In the Garden:
Coastal and Tropical South
The Peggy Martin rose represents our regions' ability to tolerate adversity and come back strong.
Reinventing our Gardens
Think globally, act locally may be cliché by now, but our regions need to do just that. Recent events may give us pause, but our actions at home can have positive impact on the overall situation.
Our regions are defined by and depend on our proximity to the Gulf of Mexico and the Atlantic Ocean. Some will be greatly affected by the Deepwater Horizon Oil Spill, but the complete extent of the impact may not be known for months. In terms of vulnerability, barrier islands are always at risk and those off the Louisiana coast are first in line for oil intrusion. Marshes, mangrove swamp, sheltered flats and shallows are the most difficult to clean up because no heavy equipment can be used in those environments. Sandy beaches are easier to clean, but the plant life there is often just as fragile.
Those of us not directly involved in clean-up efforts yet can still play an important role in remediation. As suggested on the website of Mobile Baykeepers (www.mobilebaykeepers.org), the wisest way to prepare for the arrival of oil on our shores is to do something we should do anyway. Everywhere that the shore is accessible, take a walk and pick up the garbage. The cleaner the shoreline is when oil hits it, the simpler it will be to clean it up afterwards. Many such efforts are underway in coastal communities such as Ocean Springs, Mississippi and Navarre Beach, Florida, where 250 volunteers gathered 155 pounds of man-made garbage recently.
Should the worst happen and attempts to stop the oil flow from reaching the Jet Stream fail, beaches along our Atlantic coast will need to step up their efforts too. Wear gloves and use a pointed stick or grabbing tool to avoid touching the trash. Take along a bucket or bag to collect non-organic debris. You are advised to move drift wood and other organic materials to higher ground but not to remove them.
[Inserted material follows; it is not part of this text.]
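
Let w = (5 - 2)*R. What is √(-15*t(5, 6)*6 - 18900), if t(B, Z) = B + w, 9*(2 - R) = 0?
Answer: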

Most gardeners are, by nature, "outdoorsy" people, and the lifestyles of our regions take full advantage of that. While we are motivated to get out and DO something, please heed this advice. Even if dispersants at the well head and burning on the surface stem the flow of oil, some of it will reach our shores. This oil is described as a pasty emulsion forming brown tar balls gathered into patchy strands of sticky mess. Some of the tar balls are as small as peas and will be able to penetrate grassy stands easily. The masses of strands will stick to water and land-based vegetation, to reptiles, birds and fur-bearing mammals. Your first instinct upon finding a creature in such distress would likely be to try and help it. But you are advised not to touch anything contaminated by the oil, and to immediately wash well with soap and water if you do. Indeed, it is strongly suggested that you leave the area if you can even smell it, unless you have the know-how to deal with it. Cleaning animals, for example, is a delicate task that many can perform well after proper training. However if you are pregnant or have a compromised immune or respiratory system, you are advised not to volunteer in such toxic circumstances.
Act at home
Everyone in our regions knows someone whose livelihood depends on offshore resources, ranging from fishermen and restaurateurs to tour operators and oil businesses. At the end of the day, our sense of place depends on our bodies of water, and their health is ours. No matter the politics of our energy future, conservation is an old idea whose time is now. In the garden, that can mean changing to a drip system with a cistern that feeds it by gravity instead of an electric pump. Or perhaps it's time to set up that solar panel system to supply outdoor power needs much of the year. No-till gardens grow great plants and do not require power tillers to build. Passive solar heat for greenhouses and outdoor vegetable beds are as near as a pallet of bricks. In a column to come, I will delve further into energy conservation in the garden.